人事部長として人材配置を担当した時、「優秀な人材はどこでも活躍するはず」という思い込みがあり、優秀な店長を本部の要職に抜擢しました。しかし彼は半年で現場復帰を希望。私の采配は失敗となりました。本人のWillを確認せず、配属理由や期待を明確に示さなかったことが原因です。
この失敗経験から、社員個人が30年先までの将来を考える「30年キャリアプラン」という自己申告制度を導入しました。さらにタレントマネジメントシステムも活用し、データに基づく人材配置を確立。評価や適性検査など多角的な条件で人材プールを作成し、「評価が低いが実は優秀」や「コミュニケーションは苦手だが成果は高い」など、表面的な評価では見落としがちな才能を発掘できるようになりました。
●未来の価値を伝え、ブランド力に頼らない採用を
──組織開発に関係する永島さんの知見を伺います。採用における「ブランド力」とは何を指すのでしょうか。
まず、押さえておくべきは企業ブランドと採用ブランドが異なる点です。多くの伝統的な大企業が用いるのが、企業ブランドです。これは現在の強みや過去の実績や歴史を中心に語るものです。一方、採用ブランドは「未来の姿」を示すことが重要です。例えば10年かけて会社がどうなっていくのか、そこでどんな人材が必要になるのか。現時点でブランド力が高くない企業でも、この未来像を語ることで大手企業と対等に渡り合えます。
そして、最も重要なのは未来に向かうストーリーの描き方と伝え方です。これは「価値創造ストーリー」と言われ、人的資本経営でも最重要視されるものです。成長環境を求める若い方が増えており、そのような方は未来に向かって伸びる姿勢を示している企業を選ぶ傾向があります。目の前のエビデンスよりも、その企業で働く未来価値とそこに至る道筋を示すことで、優秀な人材の心を動かすことができるのです。優秀な人ほど、自分の時間をどこに投資するか、その未来価値を吟味するからです。
●アルムナイ人材×組織開発
──中央大学に企業アルムナイ研究会を立ち上げたと伺っております。アルムナイ人材に注目される理由、今後の展望について教えてください。
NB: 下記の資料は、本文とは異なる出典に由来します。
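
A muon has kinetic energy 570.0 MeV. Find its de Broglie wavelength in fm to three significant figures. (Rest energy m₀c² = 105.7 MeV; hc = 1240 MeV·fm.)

Total energy E = KE + m₀c² = 570.0 + 105.7 = 675.7 MeV.
(pc)² = E² − (m₀c²)² = (675.7)² − (105.7)² = 4.454 × 10⁵ MeV², so pc = 667.4 MeV.
λ = hc/(pc) = 1240 MeV·fm / 667.4 MeV = 1.86 fm.

λ = 1.86 fm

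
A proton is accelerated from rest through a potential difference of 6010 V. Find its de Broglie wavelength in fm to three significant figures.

λ = 369 fm

KE = eV = 1.602 × 10⁻¹⁹ × 6010 = 9.628 × 10⁻¹⁶ J.
p = √(2mKE) = √(2 × 1.673 × 10⁻²⁷ × 9.628 × 10⁻¹⁶) = 1.795 × 10⁻²¹ kg·m/s.
λ = h/p = 6.626 × 10⁻³⁴ / 1.795 × 10⁻²¹ = 3.69 × 10⁻¹³ m = 369 fm.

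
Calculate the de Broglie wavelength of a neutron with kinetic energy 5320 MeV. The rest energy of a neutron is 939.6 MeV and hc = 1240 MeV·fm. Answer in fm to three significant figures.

Total energy E = KE + m₀c² = 5320 + 939.6 = 6259.6 MeV.
(pc)² = E² − (m₀c²)² = (6259.6)² − (939.6)² = 3.830 × 10⁷ MeV², so pc = 6189 MeV.
λ = hc/(pc) = 1240 MeV·fm / 6189 MeV = 0.200 fm.

λ = 0.200 fm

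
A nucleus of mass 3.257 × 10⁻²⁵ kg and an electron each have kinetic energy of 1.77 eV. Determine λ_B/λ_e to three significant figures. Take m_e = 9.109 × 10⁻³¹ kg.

λ_B/λ_e = 1.67 × 10⁻³

At fixed KE, p = √(2mKE) so λ = h/p ∝ 1/√m.
λ_B/λ_e = √(m_e/m_B) = √(9.109 × 10⁻³¹/3.257 × 10⁻²⁵) = √(2.797 × 10⁻⁶) = 1.67 × 10⁻³.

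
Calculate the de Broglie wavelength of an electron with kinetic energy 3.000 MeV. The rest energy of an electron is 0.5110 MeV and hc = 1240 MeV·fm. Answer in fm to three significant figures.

Total energy E = KE + m₀c² = 3.000 + 0.5110 = 3.5110 MeV.
(pc)² = E² − (m₀c²)² = (3.5110)² − (0.5110)² = 12.07 MeV², so pc = 3.474 MeV.
λ = hc/(pc) = 1240 MeV·fm / 3.474 MeV = 357 fm.

λ = 357 fm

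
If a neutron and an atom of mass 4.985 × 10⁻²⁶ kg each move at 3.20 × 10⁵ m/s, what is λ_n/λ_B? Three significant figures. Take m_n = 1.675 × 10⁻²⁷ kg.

λ_n/λ_B = 29.8

At fixed v, p = mv so λ = h/(mv) ∝ 1/m.
λ_n/λ_B = m_B/m_n = 4.985 × 10⁻²⁶/1.675 × 10⁻²⁷ = 29.8.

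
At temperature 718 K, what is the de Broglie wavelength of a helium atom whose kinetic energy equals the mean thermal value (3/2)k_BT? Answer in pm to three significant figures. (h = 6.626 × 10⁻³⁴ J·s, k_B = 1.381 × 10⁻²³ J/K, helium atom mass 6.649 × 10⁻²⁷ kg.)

λ = 47.1 pm

KE = (3/2)k_BT = 1.5 × 1.381 × 10⁻²³ × 718 = 1.487 × 10⁻²⁰ J.
p = √(2mKE) = √(2 × 6.649 × 10⁻²⁷ × 1.487 × 10⁻²⁰) = 1.406 × 10⁻²³ kg·m/s.
λ = h/p = 4.71 × 10⁻¹¹ m = 47.1 pm.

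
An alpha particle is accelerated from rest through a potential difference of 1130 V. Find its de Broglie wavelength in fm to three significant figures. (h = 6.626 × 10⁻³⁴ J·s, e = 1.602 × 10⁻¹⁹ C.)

λ = 302 fm

KE = 2eV = 2 × 1.602 × 10⁻¹⁹ × 1130 = 3.621 × 10⁻¹⁶ J.
p = √(2mKE) = √(2 × 6.645 × 10⁻²⁷ × 3.621 × 10⁻¹⁶) = 2.194 × 10⁻²¹ kg·m/s.
λ = h/p = 6.626 × 10⁻³⁴ / 2.194 × 10⁻²¹ = 3.02 × 10⁻¹³ m = 302 fm.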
企業と退職者が持続的な関係を保つことで、双方に価値が生まれます。企業の規模や離職率によって異なりますが、年々退職者が増えていけば、企業規模に匹敵する「元・社員」のコミュニティが形成されていきます。この人材プールは、再雇用や業務委託の候補となるだけでなく、リファラル採用や外部ネットワークの拡大など、様々な形で組織に貢献し得ます。活躍する卒業生の存在が、現役社員にとっても誇らしくなることもあるでしょう。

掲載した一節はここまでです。